I haven't, though fully-fleshed example exploits of this vulnerability were released for both mipsbe and x86 earlier this month, and Hajime supports mipsbe, x86, and arm, so it is at least *likely* that an x86 version exists but that there simply aren't enough x86 ROS boxes out there for it to spread at the same rate. If the author simply lifted the exploits from the examples that were released, then that means it's unlikely that arm, powerpc, or tile are being infected, both because it would require some additional/original work on the author's part for arm support and also because AFAIK Hajime doesn't even have binaries for powerpc or tile at this time.
Also all of the devices actually required reboot to get the exploit part going, from what i read here i had idea that everything will happen straight away...
I'm not sure if it executes straight away or only does so after a reboot. As I implied in a prior post, I have been able, as a test, to copy the Hajime loader onto a clean device and run it manually, and it will start up and run; however it will not install the rc.d (startup) script itself, so whatever host is pushing the Hajime loader onto the device is also pushing the rc.d script onto it.
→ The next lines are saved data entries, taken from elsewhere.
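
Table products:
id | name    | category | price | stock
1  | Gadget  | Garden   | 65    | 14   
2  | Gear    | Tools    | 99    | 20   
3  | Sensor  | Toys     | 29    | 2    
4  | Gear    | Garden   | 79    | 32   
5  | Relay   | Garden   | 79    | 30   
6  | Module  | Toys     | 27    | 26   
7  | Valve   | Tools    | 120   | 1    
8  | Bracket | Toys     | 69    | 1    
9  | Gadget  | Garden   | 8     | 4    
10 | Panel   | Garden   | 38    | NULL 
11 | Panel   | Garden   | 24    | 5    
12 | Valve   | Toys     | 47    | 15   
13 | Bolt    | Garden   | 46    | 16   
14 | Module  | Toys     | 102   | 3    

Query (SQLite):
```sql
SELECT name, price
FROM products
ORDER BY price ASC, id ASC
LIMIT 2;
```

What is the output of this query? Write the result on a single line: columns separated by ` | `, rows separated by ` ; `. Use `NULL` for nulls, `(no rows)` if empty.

Sort by price asc, tiebreak id asc: (8, id=9), (24, id=11), (27, id=6), (29, id=3), (38, id=10) …. Take first 2.

Gadget | 8 ; Panel | 24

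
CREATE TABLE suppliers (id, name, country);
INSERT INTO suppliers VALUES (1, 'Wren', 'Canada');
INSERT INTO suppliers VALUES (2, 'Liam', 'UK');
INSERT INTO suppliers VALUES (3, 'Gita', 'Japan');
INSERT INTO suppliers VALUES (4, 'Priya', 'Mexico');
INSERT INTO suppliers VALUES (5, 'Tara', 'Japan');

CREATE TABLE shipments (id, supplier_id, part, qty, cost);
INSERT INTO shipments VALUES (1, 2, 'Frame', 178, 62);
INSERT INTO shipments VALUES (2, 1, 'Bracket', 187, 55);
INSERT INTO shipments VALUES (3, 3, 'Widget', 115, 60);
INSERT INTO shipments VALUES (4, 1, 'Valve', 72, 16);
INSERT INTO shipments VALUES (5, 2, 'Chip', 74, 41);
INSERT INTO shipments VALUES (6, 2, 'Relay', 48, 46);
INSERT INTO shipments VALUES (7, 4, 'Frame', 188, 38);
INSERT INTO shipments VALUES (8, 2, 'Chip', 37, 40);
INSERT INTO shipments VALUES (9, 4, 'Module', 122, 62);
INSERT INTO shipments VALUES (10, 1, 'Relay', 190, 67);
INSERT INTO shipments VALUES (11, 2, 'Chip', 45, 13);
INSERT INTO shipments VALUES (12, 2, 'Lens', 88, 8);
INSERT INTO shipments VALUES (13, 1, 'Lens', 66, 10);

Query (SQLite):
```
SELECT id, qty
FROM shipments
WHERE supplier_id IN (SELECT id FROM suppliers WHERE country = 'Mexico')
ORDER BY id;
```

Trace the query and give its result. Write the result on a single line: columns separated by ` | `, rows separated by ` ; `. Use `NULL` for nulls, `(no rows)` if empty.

Inner query: suppliers.id where country = 'Mexico'.
Outer: keep shipments rows whose supplier_id is in that set.
Inner query → {4}

7 | 188 ; 9 | 122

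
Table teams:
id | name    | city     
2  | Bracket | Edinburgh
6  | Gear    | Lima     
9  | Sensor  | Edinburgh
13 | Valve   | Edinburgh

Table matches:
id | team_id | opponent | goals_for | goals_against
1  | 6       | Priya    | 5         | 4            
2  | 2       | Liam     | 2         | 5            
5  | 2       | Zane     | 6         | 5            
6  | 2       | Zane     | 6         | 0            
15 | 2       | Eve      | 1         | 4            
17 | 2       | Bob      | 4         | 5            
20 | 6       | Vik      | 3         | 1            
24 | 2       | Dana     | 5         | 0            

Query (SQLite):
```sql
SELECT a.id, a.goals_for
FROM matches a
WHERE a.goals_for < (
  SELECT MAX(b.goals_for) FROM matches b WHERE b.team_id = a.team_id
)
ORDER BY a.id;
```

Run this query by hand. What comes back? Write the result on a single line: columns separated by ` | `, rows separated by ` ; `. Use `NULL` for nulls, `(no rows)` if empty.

2 | 2 ; 15 | 1 ; 17 | 4 ; 20 | 3 ; 24 | 5

For each matches row a, compute MAX(goals_for) over rows sharing a.team_id.
Keep row a if a.goals_for < that per-group MAX.
  team_id=2: MAX(goals_for) = 6
  team_id=6: MAX(goals_for) = 5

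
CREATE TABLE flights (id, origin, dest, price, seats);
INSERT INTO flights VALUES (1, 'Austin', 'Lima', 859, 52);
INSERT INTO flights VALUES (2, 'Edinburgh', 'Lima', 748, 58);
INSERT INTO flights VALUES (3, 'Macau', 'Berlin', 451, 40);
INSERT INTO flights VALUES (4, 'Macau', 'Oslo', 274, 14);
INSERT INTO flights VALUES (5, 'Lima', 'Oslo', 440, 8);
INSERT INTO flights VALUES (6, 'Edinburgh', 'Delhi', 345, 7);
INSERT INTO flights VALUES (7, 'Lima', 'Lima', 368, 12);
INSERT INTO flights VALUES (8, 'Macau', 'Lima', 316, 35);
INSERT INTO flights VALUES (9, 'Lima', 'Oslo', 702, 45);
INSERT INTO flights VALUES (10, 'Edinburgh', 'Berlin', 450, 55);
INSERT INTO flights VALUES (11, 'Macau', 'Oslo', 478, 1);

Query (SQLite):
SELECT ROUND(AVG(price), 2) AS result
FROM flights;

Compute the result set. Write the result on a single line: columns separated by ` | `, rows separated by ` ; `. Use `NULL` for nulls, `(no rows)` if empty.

493.73

All price values: [859, 748, 451, 274, 440, 345, 368, 316, 702, 450, 478].
AVG = 5431 / 11 (rounded to 2 dp).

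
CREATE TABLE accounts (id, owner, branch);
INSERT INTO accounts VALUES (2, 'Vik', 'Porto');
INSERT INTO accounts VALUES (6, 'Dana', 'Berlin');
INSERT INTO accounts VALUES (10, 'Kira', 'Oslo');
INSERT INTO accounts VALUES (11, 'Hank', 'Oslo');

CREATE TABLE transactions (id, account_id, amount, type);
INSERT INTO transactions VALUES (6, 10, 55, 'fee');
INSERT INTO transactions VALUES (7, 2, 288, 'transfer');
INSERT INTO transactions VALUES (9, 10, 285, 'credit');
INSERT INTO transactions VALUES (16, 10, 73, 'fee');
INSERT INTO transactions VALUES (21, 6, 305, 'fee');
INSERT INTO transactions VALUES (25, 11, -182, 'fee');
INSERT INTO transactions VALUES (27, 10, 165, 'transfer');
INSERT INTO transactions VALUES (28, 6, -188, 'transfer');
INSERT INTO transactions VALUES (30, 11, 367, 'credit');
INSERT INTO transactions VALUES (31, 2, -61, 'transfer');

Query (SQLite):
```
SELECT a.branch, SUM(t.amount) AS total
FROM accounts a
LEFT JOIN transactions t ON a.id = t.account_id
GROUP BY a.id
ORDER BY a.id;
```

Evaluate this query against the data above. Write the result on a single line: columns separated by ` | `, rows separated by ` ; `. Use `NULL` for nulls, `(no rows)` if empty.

LEFT JOIN keeps every accounts row; unmatched ones get NULL for transactions columns.
Group by accounts.id and compute SUM(t.amount). SUM over an all-NULL group is NULL.
  2: ids {7, 31} → SUM(t.amount)=227
  6: ids {21, 28} → SUM(t.amount)=117
  10: ids {6, 9, 16, 27} → SUM(t.amount)=578
  11: ids {25, 30} → SUM(t.amount)=185

Porto | 227 ; Berlin | 117 ; Oslo | 578 ; Oslo | 185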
If you only put the actual Hajime binary onto a device and run it, it will not automatically start up after reboot.
It's possible that the host pushing the infection is 1) copying Hajime binary to device, 2) copying Hajime rc.d script to device, and then 3) issuing reboot command to device, starting it that way. There is no reason why it would have to issue reboot, though, instead of just start up the Hajime process straight away.